Wednesday, February 1, 2017

Crisis Watch Update

It looks like the latest trend for crisis watching is to suggest that Donald Trump may trigger the next major financial crisis. Below are examples of several recent articles that follow that theme. Is Trump being setup as the scapegoat? We report, you decide.


Larry Summers - Trump Could Trigger Next Crisis

"Former U.S. Treasury Secretary Lawrence Summers attacked the policy proposals of Donald Trump on several fronts, saying the president-elect’s plans for deregulation were setting the stage for the next financial crisis.

Washington Post - How Donald Trump Could Creat a Financial Crisis

"What, then, might be the economic consequences of the president-elect's tax cuts, tariffs and deregulation? Well, as we'll get to in a minute, they sure seem like they would raise the odds of a financial crisis happening overseas, and maybe here too. It's a story about the dollar and housing."

Fortune - Trumps Dismantling of Dodd-Frank will be 2008 All Over Again

"Ending Dodd-Frank would be deeply misguided and likely to recreate the very conditions that led to the 2008 financial crisis, shuttered American businesses, and cost millions of Americans their jobs. The financial sector will get a nice sugar high for a few years, and then crash the economy."

Newsweek - Why Trump's Policy Could Recreate 2008 Crisis

"In particular, he has spoken of dismantling the Dodd-Frank Act, which introduced extensive regulation of the financial industry in the wake of the global financial crisis. This is pleasing the markets, but may lead to the same kind of risk-taking that precipitated the 2008 crisis."

Independent (UK) - Look out for Financial Crisis - Part II

"Boom and bust economic theory suggests that, however we regulate banks, we should expect another financial crisis in the near future. With Goldman Sachs president and COO as the new national economic council director under Donald Trump, that theory might materialise a lot quicker."

The Herald - Trump Protectionist Tendencies Can Cause Another Financial Crisis

"German Chancellor, Angela Merkel warned incoming United States president, Donald Trump to guard against his protectionist tendencies, citing lessons learned in the 2008 global financial crash and stressing the need to “move forward together”.
“My profound conviction is that there are more advantages… to moving forward together than when everyone resolves their problems for themselves. I am truly convinced of this,” she told a press conference at a meeting of her CDU party.
Asked if she believed “protectionist tendencies” by Trump could pose a threat, Merkel recalled the example of the 2008 global financial crisis, which “came from the United States”.

Jim Rickards - Trump Can't Stop the Next Financial Crisis

(note: Jim does not blame Trump for the crisis, but predicts he will not be able to avoid it during his term and suggests he will be blamed for it)

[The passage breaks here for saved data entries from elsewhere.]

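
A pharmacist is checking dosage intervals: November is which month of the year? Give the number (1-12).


Calendar month order:
10. October
11. November <--
12. December
November is month number 11

11


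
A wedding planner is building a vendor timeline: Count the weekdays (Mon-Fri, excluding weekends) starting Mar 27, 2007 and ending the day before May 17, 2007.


Start: 2007-03-27 (Tuesday)
End (exclusive): 2007-05-17 (Thursday)
Total calendar days: 51
Full weeks: 51 // 7 = 7 -> 35 weekdays
Remaining 2 days starting on Tuesday:
  Tue(w), Wed(w) -> 2 weekdays
Total business days: 35 + 2 = 37

37


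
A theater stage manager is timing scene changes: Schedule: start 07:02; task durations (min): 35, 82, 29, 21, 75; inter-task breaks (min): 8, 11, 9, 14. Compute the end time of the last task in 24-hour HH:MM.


Start: 07:02 = 422 min from midnight
  after task 1 (35 min): 07:37
  after break (8 min): 07:45
  after task 2 (82 min): 09:07
  after break (11 min): 09:18
  after task 3 (29 min): 09:47
  after break (9 min): 09:56
  after task 4 (21 min): 10:17
  after break (14 min): 10:31
  after task 5 (75 min): 11:46
Total elapsed: 284 minutes
End time: 11:46

11:46


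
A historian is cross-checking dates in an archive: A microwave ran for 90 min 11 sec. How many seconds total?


Minutes: 90
Extra seconds: 11
Seconds per minute: 60
Minutes to seconds: 90 x 60 = 5400
Total: 5400 + 11 = 5411

5411


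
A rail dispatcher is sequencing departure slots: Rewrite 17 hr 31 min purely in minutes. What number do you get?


Hours: 17
Extra minutes: 31
Minutes per hour: 60
Hours to minutes: 17 x 60 = 1020
Total: 1020 + 31 = 1051

1051


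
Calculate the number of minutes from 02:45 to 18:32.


Start time: 02:45 = 165 minutes from midnight
End time: 18:32 = 1112 minutes from midnight
Difference: 1112 - 165 = 947 minutes
That is 15 hours and 47 minutes

947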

MW: How does the election of Donald Trump play into your scenario of a 2018 crisis? What policies would you recommend that he adopt or push Congress for? How much of a difference can that make?
J.R.: The election of Donald Trump does little to change my analysis. The Trump administration is focusing on macroeconomic policy relating to taxes, spending and regulation. That’s fine, but it does not address the issue of systemic risk, which exists separately from normal business-cycle and credit-cycle considerations (although credit cycles and systemic-risk event may coincide at times).

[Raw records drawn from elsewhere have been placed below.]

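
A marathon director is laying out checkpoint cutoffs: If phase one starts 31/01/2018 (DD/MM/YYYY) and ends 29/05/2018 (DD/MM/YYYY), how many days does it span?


Start date: 2018-01-31
End date: 2018-05-29
Jan 2018: +1 days
Feb 2018: +28 days
Mar 2018: +31 days
Apr 2018: +30 days
May 2018: +28 days
Total: 118 days

118


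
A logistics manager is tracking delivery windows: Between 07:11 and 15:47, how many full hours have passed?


Start: 07:11
End: 15:47
Hour difference: 15 - 7 = 8 hours
Minute difference: 47 - 11 = 36 minutes
Total minutes: 516
Complete hours: 516 / 60 = 8 (remainder 36)

8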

"Taking these various vectors into account, this is the most accurate assessment: The global economy is poised on a knife-edge between inflation and deflation.
The inflationary vector could dominate quickly, based on a combination of Trump deficits and Fed accommodation. Conversely, the deflationary vector could dominate based on fundamental factors such as a strong dollar, deleveraging, demographics and technology combined with premature Fed tightening.
Waiting in the wings is a systemic crisis, which could result in inflation (due to massive SDR issuance) or deflation (due to lack of a coordinated global response). You should prepare for both."

Deseret News - Peter Morici (U. of Maryland)  - Takes similar view to Rickards

"Donald Trump promises sweeping changes in economic policies to make Americans more prosperous. However, asset and debt bubbles, enabled by easy money policies, could derail his plans and thrust the global economy into another recession."

. . . . .

"Should theses bubbles burst and the yuan collapse, Asian and other developing economies dependent on exports to China could easily become unable to service their dollar-denominated debt. All this is reminiscent of the Asian currency crisis of the 1990s, which left many American lenders holding the bag."

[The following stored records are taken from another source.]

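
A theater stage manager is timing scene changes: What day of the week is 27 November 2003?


Date: 2003-11-27
January 1, 2003 is a Wednesday
Day of year: 331
Offset from Jan 1: 330 days
330 mod 7 = 1
Result: Thursday

Thursday


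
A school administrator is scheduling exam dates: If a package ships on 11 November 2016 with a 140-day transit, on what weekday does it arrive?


Start: 2016-11-11 (Friday)
Step 1 - find target date: add 140 days
  2016-11-11 + 140 days = 2017-03-31
Step 2 - day of week:
  140 mod 7 = 0
  Friday + 0 days -> Friday
Result: Friday (2017-03-31)

Friday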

  1. Inflation or deflation. Got it. Rickards not holding back or sitting on the fence. He says prepare for both, but preparing for both is called hedging. Not really informative stuff from him lately.

    1. Jim has been saying pretty much this same thing for some time. I think he is just acknowledging that he does not know which way things will tip. I think this is why he suggests 10% in precious metals along with a hefty cash position for those who have available funds.